As composing was seen as a masculine occupation, it was typical to borrow or adapt the melodies. The opening four-bar phrase of the song is taken from Handel's aria Lascia ch'io pianga from the opera Rinaldo, although the subsequent melody differs from that of the aria. The name of the song is derived from the refrains:

Nita! Juanita! Ask thy soul if we should part!
Nita! Juanita! Lean thou on my heart.

Nita! Juanita! Let me linger by thy side!
Nita! Juanita! Be my own fair bride!

"Juanita" appears in numerous songbooks and has been recorded many times. Early successes were by Frank C. Stanley (1905) and by Emilio de Gogorza in 1919. The song was included in the Jo Stafford and Gordon MacRae album Memory Songs (1955). A crowd of picnickers sings the song, near the 41-minute mark, in the 1955 film Picnic.
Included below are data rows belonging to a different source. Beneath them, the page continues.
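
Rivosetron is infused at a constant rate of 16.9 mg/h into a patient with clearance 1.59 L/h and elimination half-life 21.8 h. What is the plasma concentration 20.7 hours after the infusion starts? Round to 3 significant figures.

Css = rate / CL = 16.9 / 1.59 = 10.63 mg/L
k = ln 2 / 21.8 = 0.03180 h⁻¹
C(t) = Css (1 − e^(−kt)) = 10.63 × (1 − e^(−0.6582)) = 10.63 × 0.4822 ≈ 5.13 mg/L

5.13 mg/L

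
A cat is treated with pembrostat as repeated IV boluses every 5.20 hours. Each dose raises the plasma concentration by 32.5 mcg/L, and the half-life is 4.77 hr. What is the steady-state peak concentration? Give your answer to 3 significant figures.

k = ln 2 / 4.77 = 0.1453 hr⁻¹
Fraction remaining after one interval: e^(−kτ) = e^(−0.1453 × 5.20) = 0.4697
R = 1 / (1 − 0.4697) = 1.886
Css,max = 32.5 × 1.886 ≈ 61.3 mcg/L

61.3 mcg/L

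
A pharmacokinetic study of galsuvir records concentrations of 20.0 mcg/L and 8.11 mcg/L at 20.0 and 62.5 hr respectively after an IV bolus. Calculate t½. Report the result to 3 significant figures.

32.6 hours

k = ln(C₁/C₂) / (t₂ − t₁) = ln(20.0/8.11) / (62.5 − 20.0)
  = 0.9026 / 42.50 = 0.02124 hr⁻¹
t½ = ln 2 / k = ln 2 / 0.02124 ≈ 32.6 hours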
Jim Reeves included the song (as "My Juanita") in his album Girls I Have Known (1958) and Bing Crosby featured the song in a medley on his album 101 Gang Songs (1961).

The song was featured in The Andy Griffith Show episode "The Loaded Goat", in which Barney Fife plays the song on a harmonica to entice a goat that has eaten dynamite out of Mayberry in order to prevent it from detonating and harming anyone.